The callery pear (Pyrus calleryana) is an Asian native brought to the US in the 1960s. Why? The pears are small, round, and inedible. The flowers fill the air with a sickly-sweet odor. The trees are densely limby and prone to splitting in bad weather. Like many fast-growing trees, the callery pear is short-lived, lasting only a couple of decades or so. So why has it turned up in every doctor’s office park and subdivision? Three things: beautiful foliage– deep green in summer, leaves turning blood-red or wine-dark in the autumn; an explosion of flowers late in winter; quick growth to a bushy, symmetrical silhouette.

Horticulturalists created a number of cultivars, the best-known being the ‘Bradford’. We removed the thorns, we straightened the forms. As a useful biproduct, these cultivars couldn’t reproduce. You plant Bradfords, and they stay where you put them.

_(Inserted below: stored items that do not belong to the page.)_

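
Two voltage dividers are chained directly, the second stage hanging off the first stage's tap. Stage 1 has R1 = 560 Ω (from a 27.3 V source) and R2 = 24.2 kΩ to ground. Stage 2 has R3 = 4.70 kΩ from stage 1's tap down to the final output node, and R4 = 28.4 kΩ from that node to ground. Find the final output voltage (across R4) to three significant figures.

V_out ≈ 22.5 V

Stage 2 presents R3+R4 = 33100 Ω as a load on stage 1's tap.
Stage 1's lower leg becomes R2‖(R3+R4) = 13980 Ω, so V_mid = 27.3 × 13980/14540 = 26.25 V.
Stage 2 is itself unloaded: V_out = V_mid × R4/(R3+R4) = 26.25 × 28400/33100 = 22.5 V.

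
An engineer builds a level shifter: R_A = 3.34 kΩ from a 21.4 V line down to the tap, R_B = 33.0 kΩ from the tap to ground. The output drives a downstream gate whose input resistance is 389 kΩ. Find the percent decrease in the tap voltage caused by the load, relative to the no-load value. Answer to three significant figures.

The divider's output (Thévenin) resistance is R_A‖R_B = 3.033 kΩ.
Fractional drop under load = R_th/(R_th + R_L) = 3.033 / (3.033 + 389) = 0.007737.
So the output falls by 0.774 %.

0.774 %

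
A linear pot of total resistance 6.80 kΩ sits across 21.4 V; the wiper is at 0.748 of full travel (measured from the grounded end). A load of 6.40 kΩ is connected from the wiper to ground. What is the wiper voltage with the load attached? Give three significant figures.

V ≈ 13.3 V

The wiper splits the pot into (1−α)R = 1.714 kΩ above and αR = 5.086 kΩ below.
Lower section ‖ load = 2.834 kΩ.
V_wiper = 21.4 × 2.834/(1.714 + 2.834) = 13.3 V.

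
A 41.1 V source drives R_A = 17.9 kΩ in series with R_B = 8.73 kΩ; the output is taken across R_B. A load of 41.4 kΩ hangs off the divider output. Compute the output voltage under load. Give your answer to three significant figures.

The load sits in parallel with R_B: R_B‖R_L = (8.73 × 41.4) / (8.73 + 41.4) = 7.210 kΩ.
V_out = 41.1 × 7.210 / (17.9 + 7.210) = 41.1 × 7.210/25.11 = 11.8 V.

V_out ≈ 11.8 V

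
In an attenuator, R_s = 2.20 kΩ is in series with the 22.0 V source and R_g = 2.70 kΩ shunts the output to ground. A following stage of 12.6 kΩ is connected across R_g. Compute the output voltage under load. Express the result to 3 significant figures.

V_out ≈ 11.1 V

The load sits in parallel with R_g: R_g‖R_L = (2.70 × 12.6) / (2.70 + 12.6) = 2.224 kΩ.
V_out = 22.0 × 2.224 / (2.20 + 2.224) = 22.0 × 2.224/4.424 = 11.1 V.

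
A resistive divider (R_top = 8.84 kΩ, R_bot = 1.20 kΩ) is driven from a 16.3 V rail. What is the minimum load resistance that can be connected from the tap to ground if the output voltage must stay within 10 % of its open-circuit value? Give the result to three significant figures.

R_L(min) ≈ 9.51 kΩ

Output resistance R_th = R_top‖R_bot = (8.84 × 1.20)/10.04 = 1.057 kΩ.
The fractional drop is R_th/(R_th + R_L); requiring this ≤ 0.100 gives R_L ≥ R_th(1/0.100 − 1) = 1.057 × 9.000 = 9.51 kΩ.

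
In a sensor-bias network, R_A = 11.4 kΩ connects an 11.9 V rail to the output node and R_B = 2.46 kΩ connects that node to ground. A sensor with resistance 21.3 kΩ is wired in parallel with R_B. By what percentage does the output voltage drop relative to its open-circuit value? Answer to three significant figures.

The divider's output (Thévenin) resistance is R_A‖R_B = 2.023 kΩ.
Fractional drop under load = R_th/(R_th + R_L) = 2.023 / (2.023 + 21.3) = 0.08675.
So the output falls by 8.68 %.

8.68 %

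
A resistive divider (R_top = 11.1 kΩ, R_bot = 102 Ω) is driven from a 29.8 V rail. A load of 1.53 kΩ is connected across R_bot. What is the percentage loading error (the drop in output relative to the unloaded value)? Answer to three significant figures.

6.20 %

The divider's output (Thévenin) resistance is R_top‖R_bot = 101.1 Ω.
Fractional drop under load = R_th/(R_th + R_L) = 101.1 / (101.1 + 1530) = 0.06197.
So the output falls by 6.20 %.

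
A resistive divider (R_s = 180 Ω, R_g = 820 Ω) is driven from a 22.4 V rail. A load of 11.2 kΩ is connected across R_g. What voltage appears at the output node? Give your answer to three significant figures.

The load sits in parallel with R_g: R_g‖R_L = (820 × 11200) / (820 + 11200) = 764.1 Ω.
V_out = 22.4 × 764.1 / (180 + 764.1) = 22.4 × 764.1/944.1 = 18.1 V.
(Unloaded it would have been 18.4 V.)

V_out ≈ 18.1 V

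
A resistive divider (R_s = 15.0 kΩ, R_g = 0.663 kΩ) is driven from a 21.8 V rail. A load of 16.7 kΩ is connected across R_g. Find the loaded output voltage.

The load sits in parallel with R_g: R_g‖R_L = (663 × 16700) / (663 + 16700) = 637.7 Ω.
V_out = 21.8 × 637.7 / (15000 + 637.7) = 21.8 × 637.7/15640 = 0.889 V.

V_out ≈ 0.889 V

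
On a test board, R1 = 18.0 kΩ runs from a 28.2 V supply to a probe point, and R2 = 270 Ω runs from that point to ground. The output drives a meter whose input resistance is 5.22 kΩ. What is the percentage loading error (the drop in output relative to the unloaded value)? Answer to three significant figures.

4.85 %

The divider's output (Thévenin) resistance is R1‖R2 = 266.0 Ω.
Fractional drop under load = R_th/(R_th + R_L) = 266.0 / (266.0 + 5220) = 0.04849.
So the output falls by 4.85 %.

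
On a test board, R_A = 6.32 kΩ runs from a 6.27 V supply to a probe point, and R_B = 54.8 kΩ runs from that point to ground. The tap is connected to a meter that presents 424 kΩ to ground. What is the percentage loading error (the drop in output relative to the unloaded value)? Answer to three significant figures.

The divider's output (Thévenin) resistance is R_A‖R_B = 5.666 kΩ.
Fractional drop under load = R_th/(R_th + R_L) = 5.666 / (5.666 + 424) = 0.01319.
So the output falls by 1.32 %.

1.32 %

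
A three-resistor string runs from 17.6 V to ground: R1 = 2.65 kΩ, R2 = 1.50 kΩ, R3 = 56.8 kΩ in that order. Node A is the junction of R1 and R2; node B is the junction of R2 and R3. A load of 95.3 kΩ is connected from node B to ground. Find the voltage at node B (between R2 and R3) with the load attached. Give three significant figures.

At node B, R3 is in parallel with the load: R3‖R_L = 35.59 kΩ.
Below node A the resistance is R2 + (R3‖R_L) = 37.09 kΩ, so V_A = 17.6 × 37.09/39.74 = 16.43 V.
Then V_B = V_A × (R3‖R_L)/(R2 + R3‖R_L) = 16.43 × 35.59/37.09 = 15.8 V.

V ≈ 15.8 V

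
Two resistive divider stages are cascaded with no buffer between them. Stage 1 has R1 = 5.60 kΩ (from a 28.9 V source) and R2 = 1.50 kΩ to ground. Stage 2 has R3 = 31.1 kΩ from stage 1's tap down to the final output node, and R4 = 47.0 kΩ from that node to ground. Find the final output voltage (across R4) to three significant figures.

Stage 2 presents R3+R4 = 78.10 kΩ as a load on stage 1's tap.
Stage 1's lower leg becomes R2‖(R3+R4) = 1.472 kΩ, so V_mid = 28.9 × 1.472/7.072 = 6.015 V.
Stage 2 is itself unloaded: V_out = V_mid × R4/(R3+R4) = 6.015 × 47.0/78.10 = 3.62 V.

V_out ≈ 3.62 V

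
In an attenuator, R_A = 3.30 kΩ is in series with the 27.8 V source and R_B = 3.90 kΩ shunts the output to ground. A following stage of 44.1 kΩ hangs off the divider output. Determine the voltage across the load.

The load sits in parallel with R_B: R_B‖R_L = (3.90 × 44.1) / (3.90 + 44.1) = 3.583 kΩ.
V_out = 27.8 × 3.583 / (3.30 + 3.583) = 27.8 × 3.583/6.883 = 14.5 V.

V_out ≈ 14.5 V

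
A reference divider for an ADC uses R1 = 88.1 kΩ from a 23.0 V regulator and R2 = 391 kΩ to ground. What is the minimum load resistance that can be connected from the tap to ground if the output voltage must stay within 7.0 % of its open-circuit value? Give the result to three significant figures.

R_L(min) ≈ 955 kΩ

Output resistance R_th = R1‖R2 = (88.1 × 391)/479.1 = 71.90 kΩ.
The fractional drop is R_th/(R_th + R_L); requiring this ≤ 0.0700 gives R_L ≥ R_th(1/0.0700 − 1) = 71.90 × 13.29 = 955 kΩ.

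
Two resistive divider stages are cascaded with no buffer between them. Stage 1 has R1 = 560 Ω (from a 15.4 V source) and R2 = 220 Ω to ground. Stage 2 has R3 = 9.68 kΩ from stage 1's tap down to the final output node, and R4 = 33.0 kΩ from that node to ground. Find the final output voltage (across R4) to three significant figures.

V_out ≈ 3.35 V

Stage 2 presents R3+R4 = 42680 Ω as a load on stage 1's tap.
Stage 1's lower leg becomes R2‖(R3+R4) = 218.9 Ω, so V_mid = 15.4 × 218.9/778.9 = 4.328 V.
Stage 2 is itself unloaded: V_out = V_mid × R4/(R3+R4) = 4.328 × 33000/42680 = 3.35 V.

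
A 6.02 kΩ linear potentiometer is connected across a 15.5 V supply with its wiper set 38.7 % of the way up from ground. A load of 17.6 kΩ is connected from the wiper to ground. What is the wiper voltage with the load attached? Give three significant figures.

The wiper splits the pot into (1−α)R = 3.690 kΩ above and αR = 2.330 kΩ below.
Lower section ‖ load = 2.057 kΩ.
V_wiper = 15.5 × 2.057/(3.690 + 2.057) = 5.55 V.

V ≈ 5.55 V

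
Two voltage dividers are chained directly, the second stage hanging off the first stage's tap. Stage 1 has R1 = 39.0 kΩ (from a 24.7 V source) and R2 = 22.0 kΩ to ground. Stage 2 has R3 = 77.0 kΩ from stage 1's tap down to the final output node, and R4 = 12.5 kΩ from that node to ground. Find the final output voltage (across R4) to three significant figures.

V_out ≈ 1.08 V

Stage 2 presents R3+R4 = 89.50 kΩ as a load on stage 1's tap.
Stage 1's lower leg becomes R2‖(R3+R4) = 17.66 kΩ, so V_mid = 24.7 × 17.66/56.66 = 7.698 V.
Stage 2 is itself unloaded: V_out = V_mid × R4/(R3+R4) = 7.698 × 12.5/89.50 = 1.08 V.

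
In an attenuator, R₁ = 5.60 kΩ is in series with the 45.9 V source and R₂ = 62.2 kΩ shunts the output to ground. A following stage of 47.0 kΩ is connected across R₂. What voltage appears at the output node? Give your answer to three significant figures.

V_out ≈ 38.0 V

The load sits in parallel with R₂: R₂‖R_L = (62.2 × 47.0) / (62.2 + 47.0) = 26.77 kΩ.
V_out = 45.9 × 26.77 / (5.60 + 26.77) = 45.9 × 26.77/32.37 = 38.0 V.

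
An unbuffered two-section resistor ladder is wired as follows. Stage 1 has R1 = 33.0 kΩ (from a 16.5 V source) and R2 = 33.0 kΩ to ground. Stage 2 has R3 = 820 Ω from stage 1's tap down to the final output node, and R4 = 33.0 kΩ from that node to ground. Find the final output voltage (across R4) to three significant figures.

V_out ≈ 5.41 V

Stage 2 presents R3+R4 = 33820 Ω as a load on stage 1's tap.
Stage 1's lower leg becomes R2‖(R3+R4) = 16700 Ω, so V_mid = 16.5 × 16700/49700 = 5.545 V.
Stage 2 is itself unloaded: V_out = V_mid × R4/(R3+R4) = 5.545 × 33000/33820 = 5.41 V.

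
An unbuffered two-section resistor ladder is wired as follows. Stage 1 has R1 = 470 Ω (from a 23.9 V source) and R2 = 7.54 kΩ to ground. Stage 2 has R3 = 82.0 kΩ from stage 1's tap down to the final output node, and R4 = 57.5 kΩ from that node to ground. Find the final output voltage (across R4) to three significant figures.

V_out ≈ 9.24 V

Stage 2 presents R3+R4 = 139500 Ω as a load on stage 1's tap.
Stage 1's lower leg becomes R2‖(R3+R4) = 7153 Ω, so V_mid = 23.9 × 7153/7623 = 22.43 V.
Stage 2 is itself unloaded: V_out = V_mid × R4/(R3+R4) = 22.43 × 57500/139500 = 9.24 V.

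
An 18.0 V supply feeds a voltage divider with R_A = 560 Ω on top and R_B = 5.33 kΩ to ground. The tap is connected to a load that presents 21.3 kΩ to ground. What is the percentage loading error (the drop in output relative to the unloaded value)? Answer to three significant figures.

The divider's output (Thévenin) resistance is R_A‖R_B = 506.8 Ω.
Fractional drop under load = R_th/(R_th + R_L) = 506.8 / (506.8 + 21300) = 0.02324.
So the output falls by 2.32 %.

2.32 %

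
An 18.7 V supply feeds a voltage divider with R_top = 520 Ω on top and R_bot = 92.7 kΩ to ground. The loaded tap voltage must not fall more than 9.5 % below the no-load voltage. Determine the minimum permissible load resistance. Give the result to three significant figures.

R_L(min) ≈ 4.93 kΩ

Output resistance R_th = R_top‖R_bot = (520 × 92700)/93220 = 517.1 Ω.
The fractional drop is R_th/(R_th + R_L); requiring this ≤ 0.0950 gives R_L ≥ R_th(1/0.0950 − 1) = 517.1 × 9.526 = 4.93 kΩ.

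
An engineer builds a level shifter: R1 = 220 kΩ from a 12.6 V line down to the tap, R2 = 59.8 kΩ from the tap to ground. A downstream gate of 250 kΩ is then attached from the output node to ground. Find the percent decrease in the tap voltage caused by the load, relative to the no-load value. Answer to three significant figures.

Unloaded V = 12.6 × 59.8/279.8 = 2.693 V.
Loaded: R2‖R_L = 48.26 kΩ, giving V = 12.6 × 48.26/268.3 = 2.267 V.
Drop = (2.693 − 2.267) / 2.693 = 15.8 %.

15.8 %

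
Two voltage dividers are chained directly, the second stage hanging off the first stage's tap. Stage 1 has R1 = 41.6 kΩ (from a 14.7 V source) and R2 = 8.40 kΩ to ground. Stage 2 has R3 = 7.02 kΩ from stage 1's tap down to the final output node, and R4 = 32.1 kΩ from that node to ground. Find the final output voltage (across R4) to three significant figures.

V_out ≈ 1.72 V

Stage 2 presents R3+R4 = 39.12 kΩ as a load on stage 1's tap.
Stage 1's lower leg becomes R2‖(R3+R4) = 6.915 kΩ, so V_mid = 14.7 × 6.915/48.52 = 2.095 V.
Stage 2 is itself unloaded: V_out = V_mid × R4/(R3+R4) = 2.095 × 32.1/39.12 = 1.72 V.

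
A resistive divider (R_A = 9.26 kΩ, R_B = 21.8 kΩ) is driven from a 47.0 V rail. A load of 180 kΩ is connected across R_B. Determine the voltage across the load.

V_out ≈ 31.8 V

The load sits in parallel with R_B: R_B‖R_L = (21.8 × 180) / (21.8 + 180) = 19.44 kΩ.
V_out = 47.0 × 19.44 / (9.26 + 19.44) = 47.0 × 19.44/28.70 = 31.8 V.
(Unloaded it would have been 33.0 V.)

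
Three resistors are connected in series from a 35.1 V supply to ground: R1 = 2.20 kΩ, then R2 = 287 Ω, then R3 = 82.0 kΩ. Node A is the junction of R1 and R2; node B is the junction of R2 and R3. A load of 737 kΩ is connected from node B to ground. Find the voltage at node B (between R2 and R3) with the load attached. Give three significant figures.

At node B, R3 is in parallel with the load: R3‖R_L = 73790 Ω.
Below node A the resistance is R2 + (R3‖R_L) = 74080 Ω, so V_A = 35.1 × 74080/76280 = 34.09 V.
Then V_B = V_A × (R3‖R_L)/(R2 + R3‖R_L) = 34.09 × 73790/74080 = 34.0 V.

V ≈ 34.0 V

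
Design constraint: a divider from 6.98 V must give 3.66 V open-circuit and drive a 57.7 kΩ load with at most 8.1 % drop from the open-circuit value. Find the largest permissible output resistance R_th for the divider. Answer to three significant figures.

Loading drop = R_th/(R_th + R_L) ≤ 0.0810, so R_th ≤ R_L · ε/(1−ε) = 57.7 kΩ × 0.0810/0.9190 = 5.09 kΩ.
(Any R1, R2 with R2/(R1+R2) = 0.524 and R1‖R2 ≤ 5.09 kΩ will meet the spec.)

R_th ≤ 5.09 kΩ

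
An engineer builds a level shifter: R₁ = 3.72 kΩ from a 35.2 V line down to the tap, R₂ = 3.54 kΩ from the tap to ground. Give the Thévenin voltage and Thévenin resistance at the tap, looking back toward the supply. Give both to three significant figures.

V_th is the open-circuit tap voltage: 35.2 × 3.54/(3.72 + 3.54) = 17.2 V.
With the supply zeroed, R₁ and R₂ appear in parallel from the tap: R_th = R₁‖R₂ = (3.72 × 3.54)/7.260 = 1.81 kΩ.

V_th = 17.2 V, R_th = 1.81 kΩ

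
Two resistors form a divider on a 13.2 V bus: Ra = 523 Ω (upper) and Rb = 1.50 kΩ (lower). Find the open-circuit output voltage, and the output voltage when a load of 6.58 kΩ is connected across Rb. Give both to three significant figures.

Unloaded: 9.79 V; loaded: 9.24 V

Open-circuit: V = 13.2 × 1500/(523 + 1500) = 9.79 V.
With the load, Rb becomes Rb‖R_L = 1222 Ω, so V = 13.2 × 1222/1745 = 9.24 V.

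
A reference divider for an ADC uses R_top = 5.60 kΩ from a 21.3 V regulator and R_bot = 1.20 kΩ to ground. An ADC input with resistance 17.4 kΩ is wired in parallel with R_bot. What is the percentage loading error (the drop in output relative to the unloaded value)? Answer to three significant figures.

5.37 %

The divider's output (Thévenin) resistance is R_top‖R_bot = 0.9882 kΩ.
Fractional drop under load = R_th/(R_th + R_L) = 0.9882 / (0.9882 + 17.4) = 0.05374.
So the output falls by 5.37 %.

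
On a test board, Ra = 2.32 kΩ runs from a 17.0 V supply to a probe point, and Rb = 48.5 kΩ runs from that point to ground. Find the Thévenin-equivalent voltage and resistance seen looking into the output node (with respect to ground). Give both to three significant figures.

V_th is the open-circuit tap voltage: 17.0 × 48.5/(2.32 + 48.5) = 16.2 V.
With the supply zeroed, Ra and Rb appear in parallel from the tap: R_th = Ra‖Rb = (2.32 × 48.5)/50.82 = 2.21 kΩ.

V_th = 16.2 V, R_th = 2.21 kΩ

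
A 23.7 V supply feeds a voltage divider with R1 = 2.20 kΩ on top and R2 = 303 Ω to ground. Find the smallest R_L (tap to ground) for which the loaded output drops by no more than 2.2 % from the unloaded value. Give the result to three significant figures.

Output resistance R_th = R1‖R2 = (2200 × 303)/2503 = 266.3 Ω.
The fractional drop is R_th/(R_th + R_L); requiring this ≤ 0.0220 gives R_L ≥ R_th(1/0.0220 − 1) = 266.3 × 44.45 = 11.8 kΩ.

R_L(min) ≈ 11.8 kΩ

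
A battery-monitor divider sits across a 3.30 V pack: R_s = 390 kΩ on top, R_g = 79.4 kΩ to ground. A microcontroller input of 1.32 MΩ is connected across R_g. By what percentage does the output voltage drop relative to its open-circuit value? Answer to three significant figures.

4.76 %

The divider's output (Thévenin) resistance is R_s‖R_g = 65.97 kΩ.
Fractional drop under load = R_th/(R_th + R_L) = 65.97 / (65.97 + 1320) = 0.04760.
So the output falls by 4.76 %.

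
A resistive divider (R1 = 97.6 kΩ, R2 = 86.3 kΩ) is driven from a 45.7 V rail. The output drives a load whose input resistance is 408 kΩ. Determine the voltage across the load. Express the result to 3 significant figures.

The load sits in parallel with R2: R2‖R_L = (86.3 × 408) / (86.3 + 408) = 71.23 kΩ.
V_out = 45.7 × 71.23 / (97.6 + 71.23) = 45.7 × 71.23/168.8 = 19.3 V.

V_out ≈ 19.3 V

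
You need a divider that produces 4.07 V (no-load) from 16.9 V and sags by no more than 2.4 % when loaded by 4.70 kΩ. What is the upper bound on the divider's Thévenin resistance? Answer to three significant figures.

Loading drop = R_th/(R_th + R_L) ≤ 0.0240, so R_th ≤ R_L · ε/(1−ε) = 4.70 kΩ × 0.0240/0.9760 = 116 Ω.
(Any R1, R2 with R2/(R1+R2) = 0.241 and R1‖R2 ≤ 116 Ω will meet the spec.)

R_th ≤ 116 Ω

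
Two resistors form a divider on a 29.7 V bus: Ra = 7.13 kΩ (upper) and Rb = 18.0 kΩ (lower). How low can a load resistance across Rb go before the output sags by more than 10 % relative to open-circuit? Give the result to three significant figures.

Output resistance R_th = Ra‖Rb = (7.13 × 18.0)/25.13 = 5.107 kΩ.
The fractional drop is R_th/(R_th + R_L); requiring this ≤ 0.100 gives R_L ≥ R_th(1/0.100 − 1) = 5.107 × 9.000 = 46.0 kΩ.

R_L(min) ≈ 46.0 kΩ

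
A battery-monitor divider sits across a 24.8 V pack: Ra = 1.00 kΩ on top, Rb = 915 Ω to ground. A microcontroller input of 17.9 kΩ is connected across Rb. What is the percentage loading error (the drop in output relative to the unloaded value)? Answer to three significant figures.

The divider's output (Thévenin) resistance is Ra‖Rb = 477.8 Ω.
Fractional drop under load = R_th/(R_th + R_L) = 477.8 / (477.8 + 17900) = 0.02600.
So the output falls by 2.60 %.

2.60 %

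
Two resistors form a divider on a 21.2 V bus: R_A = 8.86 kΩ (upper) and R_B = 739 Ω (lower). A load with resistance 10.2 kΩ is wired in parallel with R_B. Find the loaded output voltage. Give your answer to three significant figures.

V_out ≈ 1.53 V

The load sits in parallel with R_B: R_B‖R_L = (739 × 10200) / (739 + 10200) = 689.1 Ω.
V_out = 21.2 × 689.1 / (8860 + 689.1) = 21.2 × 689.1/9549 = 1.53 V.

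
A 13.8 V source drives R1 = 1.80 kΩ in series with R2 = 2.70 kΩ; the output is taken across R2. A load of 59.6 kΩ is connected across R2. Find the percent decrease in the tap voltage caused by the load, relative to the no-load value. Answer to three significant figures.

The divider's output (Thévenin) resistance is R1‖R2 = 1.080 kΩ.
Fractional drop under load = R_th/(R_th + R_L) = 1.080 / (1.080 + 59.6) = 0.01780.
So the output falls by 1.78 %.

1.78 %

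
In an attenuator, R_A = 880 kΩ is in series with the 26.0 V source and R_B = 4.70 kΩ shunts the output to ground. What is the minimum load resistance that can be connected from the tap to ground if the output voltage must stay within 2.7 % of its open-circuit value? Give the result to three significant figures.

Output resistance R_th = R_A‖R_B = (880 × 4.70)/884.7 = 4.675 kΩ.
The fractional drop is R_th/(R_th + R_L); requiring this ≤ 0.0270 gives R_L ≥ R_th(1/0.0270 − 1) = 4.675 × 36.04 = 168 kΩ.

R_L(min) ≈ 168 kΩ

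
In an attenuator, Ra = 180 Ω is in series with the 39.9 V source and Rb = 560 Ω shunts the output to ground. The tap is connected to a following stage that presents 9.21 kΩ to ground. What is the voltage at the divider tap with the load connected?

V_out ≈ 29.8 V

The load sits in parallel with Rb: Rb‖R_L = (560 × 9210) / (560 + 9210) = 527.9 Ω.
V_out = 39.9 × 527.9 / (180 + 527.9) = 39.9 × 527.9/707.9 = 29.8 V.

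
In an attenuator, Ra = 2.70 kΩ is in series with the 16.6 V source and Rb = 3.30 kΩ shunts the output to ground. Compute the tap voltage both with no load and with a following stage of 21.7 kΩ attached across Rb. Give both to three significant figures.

Unloaded: 9.13 V; loaded: 8.55 V

Open-circuit: V = 16.6 × 3.30/(2.70 + 3.30) = 9.13 V.
With the load, Rb becomes Rb‖R_L = 2.864 kΩ, so V = 16.6 × 2.864/5.564 = 8.55 V.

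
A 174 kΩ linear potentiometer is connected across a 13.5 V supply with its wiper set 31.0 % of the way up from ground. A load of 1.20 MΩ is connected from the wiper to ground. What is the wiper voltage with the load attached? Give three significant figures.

V ≈ 4.06 V

The wiper splits the pot into (1−α)R = 120.1 kΩ above and αR = 53.94 kΩ below.
Lower section ‖ load = 51.62 kΩ.
V_wiper = 13.5 × 51.62/(120.1 + 51.62) = 4.06 V.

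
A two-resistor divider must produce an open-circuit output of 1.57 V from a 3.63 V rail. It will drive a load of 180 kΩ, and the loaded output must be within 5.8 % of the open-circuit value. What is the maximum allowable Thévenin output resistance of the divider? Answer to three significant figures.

R_th ≤ 11.1 kΩ

Loading drop = R_th/(R_th + R_L) ≤ 0.0580, so R_th ≤ R_L · ε/(1−ε) = 180 kΩ × 0.0580/0.9420 = 11.1 kΩ.
(Any R1, R2 with R2/(R1+R2) = 0.433 and R1‖R2 ≤ 11.1 kΩ will meet the spec.)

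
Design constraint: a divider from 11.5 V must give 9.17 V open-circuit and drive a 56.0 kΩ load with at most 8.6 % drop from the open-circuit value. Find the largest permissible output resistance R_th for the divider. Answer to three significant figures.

Loading drop = R_th/(R_th + R_L) ≤ 0.0860, so R_th ≤ R_L · ε/(1−ε) = 56.0 kΩ × 0.0860/0.9140 = 5.27 kΩ.
(Any R1, R2 with R2/(R1+R2) = 0.797 and R1‖R2 ≤ 5.27 kΩ will meet the spec.)

R_th ≤ 5.27 kΩ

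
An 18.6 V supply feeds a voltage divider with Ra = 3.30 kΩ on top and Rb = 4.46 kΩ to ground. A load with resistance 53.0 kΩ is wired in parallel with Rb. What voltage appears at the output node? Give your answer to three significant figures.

The load sits in parallel with Rb: Rb‖R_L = (4.46 × 53.0) / (4.46 + 53.0) = 4.114 kΩ.
V_out = 18.6 × 4.114 / (3.30 + 4.114) = 18.6 × 4.114/7.414 = 10.3 V.

V_out ≈ 10.3 V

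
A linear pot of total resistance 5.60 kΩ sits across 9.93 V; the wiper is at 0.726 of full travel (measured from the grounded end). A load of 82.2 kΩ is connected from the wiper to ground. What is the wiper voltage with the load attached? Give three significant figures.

V ≈ 7.11 V

The wiper splits the pot into (1−α)R = 1.534 kΩ above and αR = 4.066 kΩ below.
Lower section ‖ load = 3.874 kΩ.
V_wiper = 9.93 × 3.874/(1.534 + 3.874) = 7.11 V.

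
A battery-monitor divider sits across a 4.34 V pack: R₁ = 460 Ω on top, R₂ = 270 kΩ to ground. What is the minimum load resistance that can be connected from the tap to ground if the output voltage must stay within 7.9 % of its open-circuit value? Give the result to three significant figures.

R_L(min) ≈ 5.35 kΩ

Output resistance R_th = R₁‖R₂ = (460 × 270000)/270500 = 459.2 Ω.
The fractional drop is R_th/(R_th + R_L); requiring this ≤ 0.0790 gives R_L ≥ R_th(1/0.0790 − 1) = 459.2 × 11.66 = 5.35 kΩ.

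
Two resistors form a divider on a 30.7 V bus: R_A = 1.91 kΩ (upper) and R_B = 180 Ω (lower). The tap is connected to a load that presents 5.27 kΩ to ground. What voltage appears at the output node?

The load sits in parallel with R_B: R_B‖R_L = (180 × 5270) / (180 + 5270) = 174.1 Ω.
V_out = 30.7 × 174.1 / (1910 + 174.1) = 30.7 × 174.1/2084 = 2.56 V.

V_out ≈ 2.56 V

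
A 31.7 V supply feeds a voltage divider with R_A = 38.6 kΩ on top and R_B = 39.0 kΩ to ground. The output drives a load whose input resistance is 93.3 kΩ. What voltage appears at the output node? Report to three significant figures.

V_out ≈ 13.2 V

The load sits in parallel with R_B: R_B‖R_L = (39.0 × 93.3) / (39.0 + 93.3) = 27.50 kΩ.
V_out = 31.7 × 27.50 / (38.6 + 27.50) = 31.7 × 27.50/66.10 = 13.2 V.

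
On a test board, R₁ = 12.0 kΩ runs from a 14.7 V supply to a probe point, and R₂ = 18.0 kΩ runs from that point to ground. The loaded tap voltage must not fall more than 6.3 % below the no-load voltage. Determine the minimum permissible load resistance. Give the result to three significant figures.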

But, in our great and unmatched wisdom, we kept tinkering. Each cultivar had slightly different properties. Different colors, stronger limbs. And then it happens. One cultivar is used to landscape a new strip mall, and a different one dresses up an office park down the street. Some local bees visit one and then the other. It turns out that different cultivars can fertilize each other. And these new seedlings exhibit the attributes of the original, wild pear: able to grow on a wild range of soils, able to seed prolifically, and armed with thorns that can punch through a truck tire. I call them rogue pears, when I don’t use stronger adjectives for them.
It’s a contagion the scope of which you aren’t likely to notice until late winter. Come February until April, these innocuous green trees suddenly blaze white in floral profusion. My corner of the county is pretty well infested; a mere 10 years after being fallow, the neighbor’s field is a young forest, with 8 out of 10 trees being pears. But I didn’t have any inking of realize how widespread the problem was until I was a couple of hours away, driving on a highway skirting the Fall Line. In the pine plantations on either side, the midstory was packed with pears bedecked with their white blossoms. Some quick research showed the rogue pear has popped up in most states east of the Mississippi, and it has a foothold in several western states as well.

Everyone knows about kudzu. You may have heard of Chinaberry or privet or tree-of-heaven. Now that pear is on your radar, maybe you’ll start seeing it come the end of winter.
Maybe, hopefully, you’ll choose native trees for your next landscaping project.